В тот день, когда в Академии принималось это решение, Гильберт упал на улице Гёттингена и сломал себе руку. Он скончался, прожив ещё немногим более года, 14 февраля 1943 года от осложнений, вызванных физической неактивностью после этого несчастного случая.

Не более дюжины людей присутствовало на утренней панихиде в гостиной дома на Вильгельм Веберштрассе. Из Мюнхена приехал один из его старейших друзей. Стоя над гробом, Арнольд Зоммерфельд говорил о творчестве Гильберта.

Что было его величайшим математическим достижением?

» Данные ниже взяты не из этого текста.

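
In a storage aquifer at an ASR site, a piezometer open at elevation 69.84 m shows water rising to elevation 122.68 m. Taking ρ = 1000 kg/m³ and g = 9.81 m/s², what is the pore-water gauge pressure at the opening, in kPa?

P ≈ 518 kPa

Pressure head ψ = h − z = 122.68 − 69.84 = 52.84 m.
P = ρgψ = 1000 × 9.81 × 52.84 = 518360 Pa ≈ 518 kPa.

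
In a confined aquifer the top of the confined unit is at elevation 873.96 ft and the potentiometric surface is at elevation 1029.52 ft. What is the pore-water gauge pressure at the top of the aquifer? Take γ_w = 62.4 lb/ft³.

P ≈ 67.4 psi

Pressure head at the aquifer top: ψ = h − z = 1029.52 − 873.96 = 155.56 ft.
P = γψ/144 = 62.4 × 155.56 / 144 = 67.4 psi.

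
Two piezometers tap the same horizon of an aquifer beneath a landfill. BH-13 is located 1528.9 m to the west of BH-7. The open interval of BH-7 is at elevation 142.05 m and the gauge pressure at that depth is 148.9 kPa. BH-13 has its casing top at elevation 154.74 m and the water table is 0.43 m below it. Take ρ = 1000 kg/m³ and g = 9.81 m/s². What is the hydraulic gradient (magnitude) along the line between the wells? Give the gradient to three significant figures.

Pressure head at BH-7: ψ = P/(ρg) = 148.9×1000 / (1000 × 9.81) = 15.18 m.
Total head at BH-7: h = z + ψ = 142.05 + 15.18 = 157.23 m.
Total head at BH-13: h = 154.74 − 0.43 = 154.31 m.
Head difference: h(BH-7) − h(BH-13) = 157.23 − 154.31 = 2.92 m.
Hydraulic gradient: i = |Δh| / L = 2.92 / 1528.9 = 0.00191.

i ≈ 0.00191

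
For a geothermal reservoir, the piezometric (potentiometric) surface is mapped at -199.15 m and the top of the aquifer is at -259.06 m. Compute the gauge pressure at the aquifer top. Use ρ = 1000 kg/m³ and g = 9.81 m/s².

P ≈ 588 kPa

Pressure head at the aquifer top: ψ = h − z = -199.15 − (-259.06) = 59.91 m.
P = ρgψ = 1000 × 9.81 × 59.91 = 587717 Pa ≈ 588 kPa.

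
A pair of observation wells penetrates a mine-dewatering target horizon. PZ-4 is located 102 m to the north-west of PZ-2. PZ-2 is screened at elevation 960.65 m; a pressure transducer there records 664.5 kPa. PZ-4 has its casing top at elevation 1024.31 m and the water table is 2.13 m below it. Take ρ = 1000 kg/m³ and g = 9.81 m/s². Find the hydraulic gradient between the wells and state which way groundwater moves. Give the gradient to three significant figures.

i ≈ 0.0609; groundwater flows toward the north-west

Pressure head at PZ-2: ψ = P/(ρg) = 664.5×1000 / (1000 × 9.81) = 67.74 m.
Total head at PZ-2: h = z + ψ = 960.65 + 67.74 = 1028.39 m.
Total head at PZ-4: h = 1024.31 − 2.13 = 1022.18 m.
Head difference: h(PZ-2) − h(PZ-4) = 1028.39 − 1022.18 = 6.21 m.
Hydraulic gradient: i = |Δh| / L = 6.21 / 102 = 0.0609.
Flow is from higher to lower head: from PZ-2 toward PZ-4, i.e. toward the north-west.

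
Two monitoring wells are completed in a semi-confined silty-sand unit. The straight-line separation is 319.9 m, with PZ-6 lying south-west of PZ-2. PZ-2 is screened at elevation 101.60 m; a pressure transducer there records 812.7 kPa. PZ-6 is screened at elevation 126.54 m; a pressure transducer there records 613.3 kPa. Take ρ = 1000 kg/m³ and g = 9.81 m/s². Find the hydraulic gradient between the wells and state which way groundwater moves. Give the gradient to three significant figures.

Pressure head at PZ-2: ψ = P/(ρg) = 812.7×1000 / (1000 × 9.81) = 82.84 m.
Total head at PZ-2: h = z + ψ = 101.60 + 82.84 = 184.44 m.
Pressure head at PZ-6: ψ = P/(ρg) = 613.3×1000 / (1000 × 9.81) = 62.52 m.
Total head at PZ-6: h = z + ψ = 126.54 + 62.52 = 189.06 m.
Head difference: h(PZ-2) − h(PZ-6) = 184.44 − 189.06 = -4.62 m.
Hydraulic gradient: i = |Δh| / L = 4.62 / 319.9 = 0.0144.
Flow is from higher to lower head: from PZ-6 toward PZ-2, i.e. toward the north-east.

i ≈ 0.0144; groundwater flows toward the north-east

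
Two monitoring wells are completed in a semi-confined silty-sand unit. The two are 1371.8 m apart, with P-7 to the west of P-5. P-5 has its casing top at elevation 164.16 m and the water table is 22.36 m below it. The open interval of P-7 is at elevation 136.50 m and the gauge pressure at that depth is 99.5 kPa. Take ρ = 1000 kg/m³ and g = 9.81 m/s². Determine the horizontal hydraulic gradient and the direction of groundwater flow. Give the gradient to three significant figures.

Total head at P-5: h = 164.16 − 22.36 = 141.80 m.
Pressure head at P-7: ψ = P/(ρg) = 99.5×1000 / (1000 × 9.81) = 10.14 m.
Total head at P-7: h = z + ψ = 136.50 + 10.14 = 146.64 m.
Head difference: h(P-5) − h(P-7) = 141.80 − 146.64 = -4.84 m.
Hydraulic gradient: i = |Δh| / L = 4.84 / 1371.8 = 0.00353.
Flow is from higher to lower head: from P-7 toward P-5, i.e. toward the east.

i ≈ 0.00353; groundwater flows toward the east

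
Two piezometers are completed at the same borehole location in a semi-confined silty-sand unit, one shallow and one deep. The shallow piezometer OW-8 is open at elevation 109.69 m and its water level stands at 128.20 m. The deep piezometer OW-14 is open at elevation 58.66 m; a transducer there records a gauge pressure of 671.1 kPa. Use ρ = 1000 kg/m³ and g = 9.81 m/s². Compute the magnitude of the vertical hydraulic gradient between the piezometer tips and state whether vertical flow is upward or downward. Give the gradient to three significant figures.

Total head at OW-8: h = 128.20 m (water level in the standpipe).
Pressure head at OW-14: ψ = P/(ρg) = 671.1×1000 / (1000 × 9.81) = 68.41 m.
Total head at OW-14: h = z + ψ = 58.66 + 68.41 = 127.07 m.
Δh = h(OW-8) − h(OW-14) = 128.20 − 127.07 = 1.13 m.
Vertical separation Δz = 109.69 − 58.66 = 51.03 m.
|i_v| = |Δh| / Δz = 1.13 / 51.03 = 0.0221.
Head is higher in the shallow piezometer, so vertical flow is downward (recharge condition).

|i_v| ≈ 0.0221; vertical flow is downward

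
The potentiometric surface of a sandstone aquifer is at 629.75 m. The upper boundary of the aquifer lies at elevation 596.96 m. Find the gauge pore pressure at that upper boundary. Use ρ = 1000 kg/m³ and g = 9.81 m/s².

P ≈ 322 kPa

Pressure head at the aquifer top: ψ = h − z = 629.75 − 596.96 = 32.79 m.
P = ρgψ = 1000 × 9.81 × 32.79 = 321670 Pa ≈ 322 kPa.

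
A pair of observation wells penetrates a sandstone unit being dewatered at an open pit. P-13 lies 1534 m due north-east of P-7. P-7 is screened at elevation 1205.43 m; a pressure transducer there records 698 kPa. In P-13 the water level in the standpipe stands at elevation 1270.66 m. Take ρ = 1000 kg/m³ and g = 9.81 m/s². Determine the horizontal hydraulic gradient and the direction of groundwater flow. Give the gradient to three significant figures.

i ≈ 0.00386; groundwater flows toward the north-east

Pressure head at P-7: ψ = P/(ρg) = 698×1000 / (1000 × 9.81) = 71.15 m.
Total head at P-7: h = z + ψ = 1205.43 + 71.15 = 1276.58 m.
Total head at P-13: h = 1270.66 m (water level in the piezometer is the total head).
Head difference: h(P-7) − h(P-13) = 1276.58 − 1270.66 = 5.92 m.
Hydraulic gradient: i = |Δh| / L = 5.92 / 1534 = 0.00386.
Flow is from higher to lower head: from P-7 toward P-13, i.e. toward the north-east.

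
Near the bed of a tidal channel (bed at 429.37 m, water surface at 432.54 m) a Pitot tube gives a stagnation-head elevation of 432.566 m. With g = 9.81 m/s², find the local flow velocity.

v ≈ 0.714 m/s

Near the bed, under hydrostatic conditions, the piezometric head (z + ψ) equals the free-surface elevation, 432.54 m.
Velocity head = total − piezometric = 432.566 − 432.54 = 0.026 m.
v = √(2g·h_v) = √(2 × 9.81 × 0.026) = 0.714 m/s.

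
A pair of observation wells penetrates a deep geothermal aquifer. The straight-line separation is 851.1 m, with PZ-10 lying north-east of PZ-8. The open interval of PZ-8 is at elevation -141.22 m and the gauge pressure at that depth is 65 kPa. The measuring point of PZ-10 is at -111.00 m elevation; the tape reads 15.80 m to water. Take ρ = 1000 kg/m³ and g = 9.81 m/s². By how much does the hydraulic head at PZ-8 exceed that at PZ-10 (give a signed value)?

Δh ≈ -7.79 m

Pressure head at PZ-8: ψ = P/(ρg) = 65×1000 / (1000 × 9.81) = 6.63 m.
Total head at PZ-8: h = z + ψ = -141.22 + 6.63 = -134.59 m.
Total head at PZ-10: h = -111.00 − 15.80 = -126.80 m.
Head difference: h(PZ-8) − h(PZ-10) = -134.59 − (-126.80) = -7.79 m.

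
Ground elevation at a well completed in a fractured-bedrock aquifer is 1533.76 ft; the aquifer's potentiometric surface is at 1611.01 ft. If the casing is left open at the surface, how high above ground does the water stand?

≈ 77.25 ft above ground

Water rises to the potentiometric surface, so the rise above ground = 1611.01 − 1533.76 = 77.25 ft.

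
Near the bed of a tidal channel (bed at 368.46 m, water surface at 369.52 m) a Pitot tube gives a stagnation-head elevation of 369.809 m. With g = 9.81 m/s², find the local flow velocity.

v ≈ 2.38 m/s

Near the bed, under hydrostatic conditions, the piezometric head (z + ψ) equals the free-surface elevation, 369.52 m.
Velocity head = total − piezometric = 369.809 − 369.52 = 0.289 m.
v = √(2g·h_v) = √(2 × 9.81 × 0.289) = 2.38 m/s.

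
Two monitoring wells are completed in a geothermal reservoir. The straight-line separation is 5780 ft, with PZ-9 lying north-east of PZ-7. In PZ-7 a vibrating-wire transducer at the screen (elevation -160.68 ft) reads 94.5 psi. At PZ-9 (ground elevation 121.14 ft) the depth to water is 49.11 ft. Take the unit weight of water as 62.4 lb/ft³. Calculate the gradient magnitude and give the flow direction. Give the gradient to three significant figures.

Pressure head at PZ-7: ψ = 144·P/γ = 144 × 94.5 / 62.4 = 218.08 ft.
Total head at PZ-7: h = z + ψ = -160.68 + 218.08 = 57.40 ft.
Total head at PZ-9: h = 121.14 − 49.11 = 72.03 ft.
Head difference: h(PZ-7) − h(PZ-9) = 57.40 − 72.03 = -14.63 ft.
Hydraulic gradient: i = |Δh| / L = 14.63 / 5780 = 0.00253.
Flow is from higher to lower head: from PZ-9 toward PZ-7, i.e. toward the south-west.

i ≈ 0.00253; groundwater flows toward the south-west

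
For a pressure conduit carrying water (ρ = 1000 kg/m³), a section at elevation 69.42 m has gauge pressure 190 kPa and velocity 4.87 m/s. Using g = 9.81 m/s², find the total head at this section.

Pressure head ψ = P/(ρg) = 190×1000 / (1000 × 9.81) = 19.37 m.
Velocity head = v²/(2g) = 4.87² / (2 × 9.81) = 1.209 m.
h = z + ψ + v²/(2g) = 69.42 + 19.37 + 1.209 = 90.00 m.

h ≈ 90.00 m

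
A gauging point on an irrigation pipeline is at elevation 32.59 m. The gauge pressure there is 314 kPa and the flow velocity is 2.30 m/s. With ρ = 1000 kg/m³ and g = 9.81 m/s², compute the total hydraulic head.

h ≈ 64.87 m

Pressure head ψ = P/(ρg) = 314×1000 / (1000 × 9.81) = 32.01 m.
Velocity head = v²/(2g) = 2.30² / (2 × 9.81) = 0.270 m.
h = z + ψ + v²/(2g) = 32.59 + 32.01 + 0.270 = 64.87 m.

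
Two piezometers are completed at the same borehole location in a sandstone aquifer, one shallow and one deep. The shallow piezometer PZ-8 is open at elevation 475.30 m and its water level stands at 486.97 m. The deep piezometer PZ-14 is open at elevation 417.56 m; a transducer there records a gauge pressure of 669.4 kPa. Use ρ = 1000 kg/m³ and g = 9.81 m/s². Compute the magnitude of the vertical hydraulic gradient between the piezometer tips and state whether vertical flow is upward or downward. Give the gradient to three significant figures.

|i_v| ≈ 0.0203; vertical flow is downward

Total head at PZ-8: h = 486.97 m (water level in the standpipe).
Pressure head at PZ-14: ψ = P/(ρg) = 669.4×1000 / (1000 × 9.81) = 68.24 m.
Total head at PZ-14: h = z + ψ = 417.56 + 68.24 = 485.80 m.
Δh = h(PZ-8) − h(PZ-14) = 486.97 − 485.80 = 1.17 m.
Vertical separation Δz = 475.30 − 417.56 = 57.74 m.
|i_v| = |Δh| / Δz = 1.17 / 57.74 = 0.0203.
Head is higher in the shallow piezometer, so vertical flow is downward (recharge condition).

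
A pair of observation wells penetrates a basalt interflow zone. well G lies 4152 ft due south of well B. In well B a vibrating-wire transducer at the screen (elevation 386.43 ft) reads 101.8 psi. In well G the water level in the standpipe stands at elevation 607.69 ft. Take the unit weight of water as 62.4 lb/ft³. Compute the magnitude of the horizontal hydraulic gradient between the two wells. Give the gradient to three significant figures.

i ≈ 0.00329

Pressure head at well B: ψ = 144·P/γ = 144 × 101.8 / 62.4 = 234.92 ft.
Total head at well B: h = z + ψ = 386.43 + 234.92 = 621.35 ft.
Total head at well G: h = 607.69 ft (water level in the piezometer is the total head).
Head difference: h(well B) − h(well G) = 621.35 − 607.69 = 13.66 ft.
Hydraulic gradient: i = |Δh| / L = 13.66 / 4152 = 0.00329.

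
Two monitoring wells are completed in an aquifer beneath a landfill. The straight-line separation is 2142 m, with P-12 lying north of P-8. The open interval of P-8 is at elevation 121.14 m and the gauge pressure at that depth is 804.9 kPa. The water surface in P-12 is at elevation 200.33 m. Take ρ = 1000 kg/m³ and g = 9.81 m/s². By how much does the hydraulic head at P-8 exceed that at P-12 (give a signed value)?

Pressure head at P-8: ψ = P/(ρg) = 804.9×1000 / (1000 × 9.81) = 82.05 m.
Total head at P-8: h = z + ψ = 121.14 + 82.05 = 203.19 m.
Total head at P-12: h = 200.33 m (water level in the piezometer is the total head).
Head difference: h(P-8) − h(P-12) = 203.19 − 200.33 = 2.86 m.

Δh ≈ 2.86 m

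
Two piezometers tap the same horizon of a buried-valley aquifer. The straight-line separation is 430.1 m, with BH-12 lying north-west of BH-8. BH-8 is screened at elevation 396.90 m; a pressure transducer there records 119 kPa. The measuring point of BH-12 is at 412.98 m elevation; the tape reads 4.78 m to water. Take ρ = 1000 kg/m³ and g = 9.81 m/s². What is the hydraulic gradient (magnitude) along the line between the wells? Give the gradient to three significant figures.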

«Инварианты? Теория чисел, столь любимая им? Аксиоматика геометрии, явившаяся в этой области первым великим достижением после Евклида и неевклидовых геометрий? То, о чём догадывались Риман и Дирихле, Гильберт установил с помощью доказательства, относящегося к основам теории функций и вариационного исчисления. Или его высшим взлётом были интегральные уравнения?.. Вскоре в новой физике... они принесли прекрасные плоды. Его теория газа оказала основополагающее воздействие на новое экспериментальное знание, которое до конца ещё себя не проявило. Кроме того, имеют непреходящую ценность и его достижения в общей теории относительности. Ещё не сказано последнего слова по поводу его поздних усилий в вопросах математического познания. Однако когда представится случай продвинуться в этой области, то это произойдёт не в обход, а по пути Гильберта».

Каратеодори также собирался приехать из Мюнхена на похороны, но заболел. Написанное им обращение было прочитано Густавом Герглоцем, по лицу которого катились слёзы. Однако превыше всего, казалось Каратеодори, следовало поставить жизнь Гильберта, которая была столь единой и целостной, что «даже странности его преклонного возраста, способные удивить постороннего, были, для нас, его друзей, истинным проявлением характера Гильберта».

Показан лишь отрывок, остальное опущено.